Monday, May 07, 2007

Afghanistan's New 'Democratic' Media

With British soldiers and insurgents, and lots of civilians being killed on a regular basis, it's important to remember what they are fighting for: they are fighting for democracy. The currency of democracy is free speech – most often reflected by a free press:

Afghanistan's parliament is on the brink of passing a new law that could damage the independence of the country's media. Under the new proposals, both private and state media will come under greater government control. Proposed changes include an oversight committee that will scrutinise media content....Under a new mass media law journalists could be forbidden from criticising the state or discussing the relationship between religion and the state. Mohammad Mohaqiq, the head of the parliamentary committee for culture and religion, told a recent international media conference in Kabul there should be no insult to Islam or the state by the media.
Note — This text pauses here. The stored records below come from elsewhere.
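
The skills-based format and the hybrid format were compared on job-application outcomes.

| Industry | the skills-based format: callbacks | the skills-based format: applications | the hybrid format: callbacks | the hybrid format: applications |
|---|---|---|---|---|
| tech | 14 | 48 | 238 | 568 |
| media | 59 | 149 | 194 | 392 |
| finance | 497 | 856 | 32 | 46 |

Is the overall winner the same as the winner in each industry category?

No

Tech: the skills-based format 14/48 = 29.2%, the hybrid format 238/568 = 41.9% → the hybrid format
Media: the skills-based format 59/149 = 39.6%, the hybrid format 194/392 = 49.5% → the hybrid format
Finance: the skills-based format 497/856 = 58.1%, the hybrid format 32/46 = 69.6% → the hybrid format
Overall: the skills-based format 570/1053 = 54.1%, the hybrid format 464/1006 = 46.1% → the skills-based format
The hybrid format wins each industry group but the skills-based format wins overall — the comparison reverses. The hybrid format's applications skew toward tech, which has a lower base rate.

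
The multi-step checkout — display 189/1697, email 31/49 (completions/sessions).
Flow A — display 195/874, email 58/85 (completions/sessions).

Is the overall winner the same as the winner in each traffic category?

Yes

Display: the multi-step checkout 189/1697 = 11.1%, Flow A 195/874 = 22.3% → Flow A
Email: the multi-step checkout 31/49 = 63.3%, Flow A 58/85 = 68.2% → Flow A
Overall: the multi-step checkout 220/1746 = 12.6%, Flow A 253/959 = 26.4% → Flow A
Flow A wins overall and in every traffic group — no reversal.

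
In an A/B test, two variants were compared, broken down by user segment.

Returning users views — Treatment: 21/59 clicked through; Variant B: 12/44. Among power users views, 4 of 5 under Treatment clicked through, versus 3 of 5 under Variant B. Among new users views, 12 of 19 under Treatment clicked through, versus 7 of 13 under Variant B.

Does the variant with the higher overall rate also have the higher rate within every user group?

Yes

Returning users: Treatment 21/59 = 35.6%, Variant B 12/44 = 27.3% → Treatment
Power users: Treatment 4/5 = 80.0%, Variant B 3/5 = 60.0% → Treatment
New users: Treatment 12/19 = 63.2%, Variant B 7/13 = 53.8% → Treatment
Overall: Treatment 37/83 = 44.6%, Variant B 22/62 = 35.5% → Treatment
Treatment wins overall and in every user group — no reversal.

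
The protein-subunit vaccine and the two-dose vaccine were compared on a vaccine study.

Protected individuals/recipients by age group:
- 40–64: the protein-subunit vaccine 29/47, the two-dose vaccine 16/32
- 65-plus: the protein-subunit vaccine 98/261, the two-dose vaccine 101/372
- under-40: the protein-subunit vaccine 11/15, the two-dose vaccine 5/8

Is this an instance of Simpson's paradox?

No

40–64: the protein-subunit vaccine 29/47 = 61.7%, the two-dose vaccine 16/32 = 50.0% → the protein-subunit vaccine
65-plus: the protein-subunit vaccine 98/261 = 37.5%, the two-dose vaccine 101/372 = 27.2% → the protein-subunit vaccine
Under-40: the protein-subunit vaccine 11/15 = 73.3%, the two-dose vaccine 5/8 = 62.5% → the protein-subunit vaccine
Overall: the protein-subunit vaccine 138/323 = 42.7%, the two-dose vaccine 122/412 = 29.6% → the protein-subunit vaccine
The protein-subunit vaccine wins overall and in every age group — no reversal.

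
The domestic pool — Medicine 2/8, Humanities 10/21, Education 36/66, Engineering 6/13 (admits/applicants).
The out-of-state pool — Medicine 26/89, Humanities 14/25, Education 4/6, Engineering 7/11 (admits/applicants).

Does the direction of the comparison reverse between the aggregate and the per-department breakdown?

Yes

Medicine: the domestic pool 2/8 = 25.0%, the out-of-state pool 26/89 = 29.2% → the out-of-state pool
Humanities: the domestic pool 10/21 = 47.6%, the out-of-state pool 14/25 = 56.0% → the out-of-state pool
Education: the domestic pool 36/66 = 54.5%, the out-of-state pool 4/6 = 66.7% → the out-of-state pool
Engineering: the domestic pool 6/13 = 46.2%, the out-of-state pool 7/11 = 63.6% → the out-of-state pool
Overall: the domestic pool 54/108 = 50.0%, the out-of-state pool 51/131 = 38.9% → the domestic pool
The out-of-state pool wins each department group but the domestic pool wins overall — the comparison reverses. The out-of-state pool's applicants skew toward Medicine, which has a lower base rate.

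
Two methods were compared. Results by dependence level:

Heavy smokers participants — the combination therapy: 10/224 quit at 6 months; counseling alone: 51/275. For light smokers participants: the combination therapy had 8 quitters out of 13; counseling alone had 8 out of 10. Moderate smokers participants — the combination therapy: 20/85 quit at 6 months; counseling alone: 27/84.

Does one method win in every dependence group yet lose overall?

Heavy smokers: the combination therapy 10/224 = 4.5%, counseling alone 51/275 = 18.5% → counseling alone
Light smokers: the combination therapy 8/13 = 61.5%, counseling alone 8/10 = 80.0% → counseling alone
Moderate smokers: the combination therapy 20/85 = 23.5%, counseling alone 27/84 = 32.1% → counseling alone
Overall: the combination therapy 38/322 = 11.8%, counseling alone 86/369 = 23.3% → counseling alone
Counseling alone wins overall and in every dependence group — no reversal.

No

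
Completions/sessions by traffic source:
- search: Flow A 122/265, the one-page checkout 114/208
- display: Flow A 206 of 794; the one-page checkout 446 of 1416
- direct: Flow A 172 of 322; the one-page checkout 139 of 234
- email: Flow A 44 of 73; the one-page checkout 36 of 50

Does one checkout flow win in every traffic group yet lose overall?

No

Search: Flow A 122/265 = 46.0%, the one-page checkout 114/208 = 54.8% → the one-page checkout
Display: Flow A 206/794 = 25.9%, the one-page checkout 446/1416 = 31.5% → the one-page checkout
Direct: Flow A 172/322 = 53.4%, the one-page checkout 139/234 = 59.4% → the one-page checkout
Email: Flow A 44/73 = 60.3%, the one-page checkout 36/50 = 72.0% → the one-page checkout
Overall: Flow A 544/1454 = 37.4%, the one-page checkout 735/1908 = 38.5% → the one-page checkout
The one-page checkout wins overall and in every traffic group — no reversal.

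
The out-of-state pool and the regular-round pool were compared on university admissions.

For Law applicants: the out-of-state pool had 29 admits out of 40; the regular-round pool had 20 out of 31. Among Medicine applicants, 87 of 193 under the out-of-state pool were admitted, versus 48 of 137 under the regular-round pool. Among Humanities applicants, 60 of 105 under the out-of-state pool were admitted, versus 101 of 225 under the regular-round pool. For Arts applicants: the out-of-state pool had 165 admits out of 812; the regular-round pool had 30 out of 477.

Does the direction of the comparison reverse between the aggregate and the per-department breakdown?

No

Law: the out-of-state pool 29/40 = 72.5%, the regular-round pool 20/31 = 64.5% → the out-of-state pool
Medicine: the out-of-state pool 87/193 = 45.1%, the regular-round pool 48/137 = 35.0% → the out-of-state pool
Humanities: the out-of-state pool 60/105 = 57.1%, the regular-round pool 101/225 = 44.9% → the out-of-state pool
Arts: the out-of-state pool 165/812 = 20.3%, the regular-round pool 30/477 = 6.3% → the out-of-state pool
Overall: the out-of-state pool 341/1150 = 29.7%, the regular-round pool 199/870 = 22.9% → the out-of-state pool
The out-of-state pool wins overall and in every department group — no reversal.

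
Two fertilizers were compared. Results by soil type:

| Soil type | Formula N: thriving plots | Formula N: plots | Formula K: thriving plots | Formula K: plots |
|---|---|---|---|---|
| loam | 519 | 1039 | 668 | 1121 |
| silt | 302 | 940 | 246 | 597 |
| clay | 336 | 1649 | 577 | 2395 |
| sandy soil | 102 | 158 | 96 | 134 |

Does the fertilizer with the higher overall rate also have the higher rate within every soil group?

Loam: Formula N 519/1039 = 50.0%, Formula K 668/1121 = 59.6% → Formula K
Silt: Formula N 302/940 = 32.1%, Formula K 246/597 = 41.2% → Formula K
Clay: Formula N 336/1649 = 20.4%, Formula K 577/2395 = 24.1% → Formula K
Sandy soil: Formula N 102/158 = 64.6%, Formula K 96/134 = 71.6% → Formula K
Overall: Formula N 1259/3786 = 33.3%, Formula K 1587/4247 = 37.4% → Formula K
Formula K wins overall and in every soil group — no reversal.

Yes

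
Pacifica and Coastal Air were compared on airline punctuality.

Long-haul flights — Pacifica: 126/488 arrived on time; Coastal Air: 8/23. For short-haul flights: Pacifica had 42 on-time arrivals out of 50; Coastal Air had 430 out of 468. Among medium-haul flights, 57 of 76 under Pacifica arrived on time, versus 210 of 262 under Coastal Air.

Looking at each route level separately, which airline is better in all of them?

Long-haul: Pacifica 126/488 = 25.8%, Coastal Air 8/23 = 34.8% → Coastal Air
Short-haul: Pacifica 42/50 = 84.0%, Coastal Air 430/468 = 91.9% → Coastal Air
Medium-haul: Pacifica 57/76 = 75.0%, Coastal Air 210/262 = 80.2% → Coastal Air
Coastal Air has the higher rate in all 3 groups.

Coastal Air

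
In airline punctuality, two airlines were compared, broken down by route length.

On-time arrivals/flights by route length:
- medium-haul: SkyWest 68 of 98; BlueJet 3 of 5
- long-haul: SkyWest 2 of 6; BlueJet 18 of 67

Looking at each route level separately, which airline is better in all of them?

SkyWest

Medium-haul: SkyWest 68/98 = 69.4%, BlueJet 3/5 = 60.0% → SkyWest
Long-haul: SkyWest 2/6 = 33.3%, BlueJet 18/67 = 26.9% → SkyWest
SkyWest has the higher rate in both groups.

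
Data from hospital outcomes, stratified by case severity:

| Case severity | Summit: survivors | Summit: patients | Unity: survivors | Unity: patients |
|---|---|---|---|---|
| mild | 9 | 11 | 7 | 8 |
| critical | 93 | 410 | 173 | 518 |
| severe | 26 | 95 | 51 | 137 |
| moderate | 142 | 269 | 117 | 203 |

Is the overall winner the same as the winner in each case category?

Mild: Summit 9/11 = 81.8%, Unity 7/8 = 87.5% → Unity
Critical: Summit 93/410 = 22.7%, Unity 173/518 = 33.4% → Unity
Severe: Summit 26/95 = 27.4%, Unity 51/137 = 37.2% → Unity
Moderate: Summit 142/269 = 52.8%, Unity 117/203 = 57.6% → Unity
Overall: Summit 270/785 = 34.4%, Unity 348/866 = 40.2% → Unity
Unity wins overall and in every case group — no reversal.

Yes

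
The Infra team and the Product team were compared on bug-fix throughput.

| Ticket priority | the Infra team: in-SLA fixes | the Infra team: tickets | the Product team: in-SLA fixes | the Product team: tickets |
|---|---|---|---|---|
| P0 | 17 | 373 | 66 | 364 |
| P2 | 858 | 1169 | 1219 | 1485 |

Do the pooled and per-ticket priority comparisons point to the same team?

Yes

P0: the Infra team 17/373 = 4.6%, the Product team 66/364 = 18.1% → the Product team
P2: the Infra team 858/1169 = 73.4%, the Product team 1219/1485 = 82.1% → the Product team
Overall: the Infra team 875/1542 = 56.7%, the Product team 1285/1849 = 69.5% → the Product team
The Product team wins overall and in every ticket group — no reversal.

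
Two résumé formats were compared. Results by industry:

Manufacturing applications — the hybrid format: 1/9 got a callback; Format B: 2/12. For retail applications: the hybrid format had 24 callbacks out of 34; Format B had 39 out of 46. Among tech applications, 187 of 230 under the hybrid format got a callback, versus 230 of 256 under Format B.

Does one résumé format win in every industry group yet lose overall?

Manufacturing: the hybrid format 1/9 = 11.1%, Format B 2/12 = 16.7% → Format B
Retail: the hybrid format 24/34 = 70.6%, Format B 39/46 = 84.8% → Format B
Tech: the hybrid format 187/230 = 81.3%, Format B 230/256 = 89.8% → Format B
Overall: the hybrid format 212/273 = 77.7%, Format B 271/314 = 86.3% → Format B
Format B wins overall and in every industry group — no reversal.

No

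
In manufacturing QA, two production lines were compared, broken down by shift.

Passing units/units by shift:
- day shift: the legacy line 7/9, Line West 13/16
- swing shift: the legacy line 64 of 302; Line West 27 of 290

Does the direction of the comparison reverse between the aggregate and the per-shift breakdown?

No

Day shift: the legacy line 7/9 = 77.8%, Line West 13/16 = 81.2% → Line West
Swing shift: the legacy line 64/302 = 21.2%, Line West 27/290 = 9.3% → the legacy line
Overall: the legacy line 71/311 = 22.8%, Line West 40/306 = 13.1% → the legacy line
Neither sweeps: the legacy line wins 1 of 2 groups, Line West wins 1. The legacy line wins overall but not every group — no Simpson reversal.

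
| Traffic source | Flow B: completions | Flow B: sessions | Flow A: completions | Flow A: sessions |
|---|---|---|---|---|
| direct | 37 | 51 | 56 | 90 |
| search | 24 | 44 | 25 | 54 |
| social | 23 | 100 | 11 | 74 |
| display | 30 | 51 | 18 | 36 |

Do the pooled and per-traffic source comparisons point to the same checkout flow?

Yes

Direct: Flow B 37/51 = 72.5%, Flow A 56/90 = 62.2% → Flow B
Search: Flow B 24/44 = 54.5%, Flow A 25/54 = 46.3% → Flow B
Social: Flow B 23/100 = 23.0%, Flow A 11/74 = 14.9% → Flow B
Display: Flow B 30/51 = 58.8%, Flow A 18/36 = 50.0% → Flow B
Overall: Flow B 114/246 = 46.3%, Flow A 110/254 = 43.3% → Flow B
Flow B wins overall and in every traffic group — no reversal.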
Great, but don't worry, there is lots of media there to oppose this government control freakery;

There are more than 300 publications, 152 FM radio stations and 84 TV stations across the country. Almost all, however, are controlled by pressure groups. Three or four official newspapers are almost identical, reporting only on meetings of officials. One title belongs to the former mujahideen president, Burhan ud-Din Rabbani; another to the speaker of parliament, Yunis Qanooni; a third supports the minister of culture and information. General Rashid Dustom owns one TV station; General Ata another....The one or two relatively independent voices are near bankruptcy.

Great. Now that's democracy in action. Just as the U$A keeps a journalist in Gitmo without charges, just as Sri Lankan and Colombian journalists are under threat. Democracy in action. Just glad we are shoulder-to-shoulder with these paragons of free speech. Real glad.